Time-aligned Latent Dirichlet Allocation for Longitudinal Microbiome Data
Theses
Overview
Overview
abstract
Microbial data exhibit dynamic characteristics driven by interactions among taxa and with experimental factors. This has led to an increased emphasis on longitudinal studies of microbial data due to their inter-dependencies. Emphasizing the temporal dynamics of microbial communities, rather than of individual taxa, provides valuable insights into the functionality of taxa. In the realm of identifying microbial communities, the probabilistic Latent Dirichlet Allocation (LDA) topic model has gained popularity (Sankaran & Holmes, 2019). This model is particularly applicable for analyzing multivariate, high-dimensional, and sparse data accommodating mixed membership in clusters.
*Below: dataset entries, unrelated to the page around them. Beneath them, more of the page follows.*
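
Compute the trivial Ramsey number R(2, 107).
R(2, 107) = 107

R(2, k) = k for all k ≥ 2: in a 2-colouring of K_k, either some edge is red (a red K_2) or all edges are blue (a blue K_k). And K_{106} coloured all-blue has no blue K_107, so R(2, 107) > 106. Hence R(2, 107) = 107.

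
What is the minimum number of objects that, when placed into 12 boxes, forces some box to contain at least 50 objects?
n = (50 − 1)·12 + 1 = 589

By the generalised pigeonhole principle, to guarantee some box contains ≥ r objects we need more than (r − 1) · k objects total. Threshold: n = (r − 1) · k + 1. With r = 50 and k = 12: n = 49 · 12 + 1 = 588 + 1 = 589. For n = 588 = 49 · 12, we can put exactly 49 objects in every box, avoiding 50 in any single one — so 589 is tight.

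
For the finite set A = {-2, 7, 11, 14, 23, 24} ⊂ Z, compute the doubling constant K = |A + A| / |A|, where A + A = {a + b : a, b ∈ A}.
K = |A + A| / |A| = 19/6

Enumerate A + A = {a + b : a, b ∈ A}. With |A| = 6, there are |A|^2 = 36 ordered sum pairs; collecting distinct values, A + A = {-4, 5, 9, 12, 14, 18, 21, 22, 25, 28, 30, 31, 34, 35, 37, 38, 46, 47, 48}, so |A + A| = 19. Thus K = 19/6. For comparison, the minimum possible |A + A| over all 6-element sets is 2·6 − 1 = 11 (so min K = 11/6), attained only by arithmetic progressions.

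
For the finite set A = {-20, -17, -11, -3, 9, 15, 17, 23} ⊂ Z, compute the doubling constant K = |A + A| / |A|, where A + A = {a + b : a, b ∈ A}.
K = |A + A| / |A| = 31/8

Enumerate A + A = {a + b : a, b ∈ A}. With |A| = 8, there are |A|^2 = 64 ordered sum pairs; collecting distinct values, A + A = {-40, -37, -34, -31, -28, -23, -22, -20, -14, -11, -8, -6, -5, -3, -2, 0, 3, 4, 6, 12, 14, 18, 20, 24, 26, 30, 32, 34, 38, 40, 46}, so |A + A| = 31. Thus K = 31/8. For comparison, the minimum possible |A + A| over all 8-element sets is 2·8 − 1 = 15 (so min K = 15/8), attained only by arithmetic progressions.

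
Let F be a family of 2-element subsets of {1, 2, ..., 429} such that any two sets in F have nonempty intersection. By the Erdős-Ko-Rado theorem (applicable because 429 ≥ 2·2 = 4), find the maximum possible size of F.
max |F| = C(428, 1) = 428

Erdős-Ko-Rado (1961): when n ≥ 2k, max |F| = C(n−1, k−1). The bound is attained by the star {A : i ∈ A} for any fixed i ∈ [n]. Here C(429−1, 2−1) = C(428, 1) = 428.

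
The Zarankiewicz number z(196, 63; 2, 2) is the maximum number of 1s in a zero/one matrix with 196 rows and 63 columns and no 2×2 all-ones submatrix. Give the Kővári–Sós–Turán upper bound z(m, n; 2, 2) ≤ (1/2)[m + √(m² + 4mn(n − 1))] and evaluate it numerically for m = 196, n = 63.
z(196, 63; 2, 2) ≤ (1/2)[196 + √(196² + 4·196·63·62)] = (1/2)[196 + √3100720] = 978.4431

Kővári–Sós–Turán: let r_1, ..., r_196 be the row sums and z = Σ r_i the total number of 1s. Each pair of columns can share at most one row with both entries 1 (else a 2×2 all-ones block appears), so Σ_i C(r_i, 2) ≤ C(63, 2) = 1953. By convexity Σ_i C(r_i, 2) ≥ 196·C(z/196, 2) = z(z − 196)/(2·196), giving z² − 196z − 196·63·62 ≤ 0 and hence z ≤ (1/2)[196 + √(38416 + 4·765576)] = (1/2)[196 + √3100720] ≈ (1/2)(196 + 1760.8861) = 978.4431.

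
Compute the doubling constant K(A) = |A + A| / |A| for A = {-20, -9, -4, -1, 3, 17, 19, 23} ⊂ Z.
K = |A + A| / |A| = 34/8 = 17/4

Enumerate A + A = {a + b : a, b ∈ A}. With |A| = 8, there are |A|^2 = 64 ordered sum pairs; collecting distinct values, A + A = {-40, -29, -24, -21, -18, -17, -13, -10, -8, -6, -5, -3, -2, -1, 2, 3, 6, 8, 10, 13, 14, 15, 16, 18, 19, 20, 22, 26, 34, 36, 38, 40, 42, 46}, so |A + A| = 34. Thus K = 34/8 = 17/4. For comparison, the minimum possible |A + A| over all 8-element sets is 2·8 − 1 = 15 (so min K = 15/8), attained only by arithmetic progressions.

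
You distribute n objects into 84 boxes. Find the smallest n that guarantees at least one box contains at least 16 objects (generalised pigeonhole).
n = (16 − 1)·84 + 1 = 1261

By the generalised pigeonhole principle, to guarantee some box contains ≥ r objects we need more than (r − 1) · k objects total. Threshold: n = (r − 1) · k + 1. With r = 16 and k = 84: n = 15 · 84 + 1 = 1260 + 1 = 1261. For n = 1260 = 15 · 84, we can put exactly 15 objects in every box, avoiding 16 in any single one — so 1261 is tight.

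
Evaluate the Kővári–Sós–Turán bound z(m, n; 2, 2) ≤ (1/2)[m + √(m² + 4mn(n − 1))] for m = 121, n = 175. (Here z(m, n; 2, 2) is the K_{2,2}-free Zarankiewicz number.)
z(121, 175; 2, 2) ≤ (1/2)[121 + √(121² + 4·121·175·174)] = (1/2)[121 + √14752441] = 1980.9453

Kővári–Sós–Turán: let r_1, ..., r_121 be the row sums and z = Σ r_i the total number of 1s. Each pair of columns can share at most one row with both entries 1 (else a 2×2 all-ones block appears), so Σ_i C(r_i, 2) ≤ C(175, 2) = 15225. By convexity Σ_i C(r_i, 2) ≥ 121·C(z/121, 2) = z(z − 121)/(2·121), giving z² − 121z − 121·175·174 ≤ 0 and hence z ≤ (1/2)[121 + √(14641 + 4·3684450)] = (1/2)[121 + √14752441] ≈ (1/2)(121 + 3840.8907) = 1980.9453.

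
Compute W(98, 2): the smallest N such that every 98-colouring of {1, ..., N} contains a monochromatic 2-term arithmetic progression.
W(98, 2) = 98 + 1 = 99

A 2-term AP is any pair of integers, so a monochromatic 2-AP exists iff some colour is used at least twice. With 98 colours, the colouring i ↦ i on {1, ..., 98} uses each colour once, avoiding any monochromatic pair, so W(98, 2) > 98. For {1, ..., 99}, pigeonhole forces two integers of the same colour, which form a monochromatic 2-AP. Hence W(98, 2) = 99.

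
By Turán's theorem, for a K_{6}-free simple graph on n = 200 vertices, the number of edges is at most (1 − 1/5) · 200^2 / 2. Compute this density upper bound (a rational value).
Turán density bound = (4/5) · 200^2/2 = 16000

Turán's theorem: ex(n, K_{r+1}) is achieved by the complete r-partite Turán graph T(n, r) with parts as balanced as possible, and is at most (1 − 1/r) · n^2/2. For r = 5, n = 200: the density bound is (4/5) · 40000/2 = 16000. Since 5 ∣ 200, the Turán graph T(200, 5) has parts of equal size 40, and its edge count e(T(200, 5)) = 16000 attains the density bound exactly.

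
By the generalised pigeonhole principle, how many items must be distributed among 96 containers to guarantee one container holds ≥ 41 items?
n = (41 − 1)·96 + 1 = 3841

By the generalised pigeonhole principle, to guarantee some box contains ≥ r objects we need more than (r − 1) · k objects total. Threshold: n = (r − 1) · k + 1. With r = 41 and k = 96: n = 40 · 96 + 1 = 3840 + 1 = 3841. For n = 3840 = 40 · 96, we can put exactly 40 objects in every box, avoiding 41 in any single one — so 3841 is tight.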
This thesis introduces a time-aligned Latent Dirichlet Allocation (LDA), an extension of LDA for longitudinal microbiome data. Drawing inspiration from the work of Wang et al. (2021), our study aims to capture and analyze temporal changes in microbial communities. The proposed time-aligned LDA method was implemented on gut microbial specimens obtained from pregnant women enrolled in the Be Healthy in Pregnancy (BHIP) study, both during pregnancy and at delivery. Subsequently, we conducted a comparative analysis with the traditional LDA approach using the hold-out specimen technique. Utilizing the time-aligned LDA alongside a mixed model, our findings indicates no discernible changes in microbial communities between treatment groups. Notably, the time-aligned LDA exhibited enhances sensitivity in identifying a greater number of microbial communities exhibiting significant temporal dynamics compared to the standard LDA.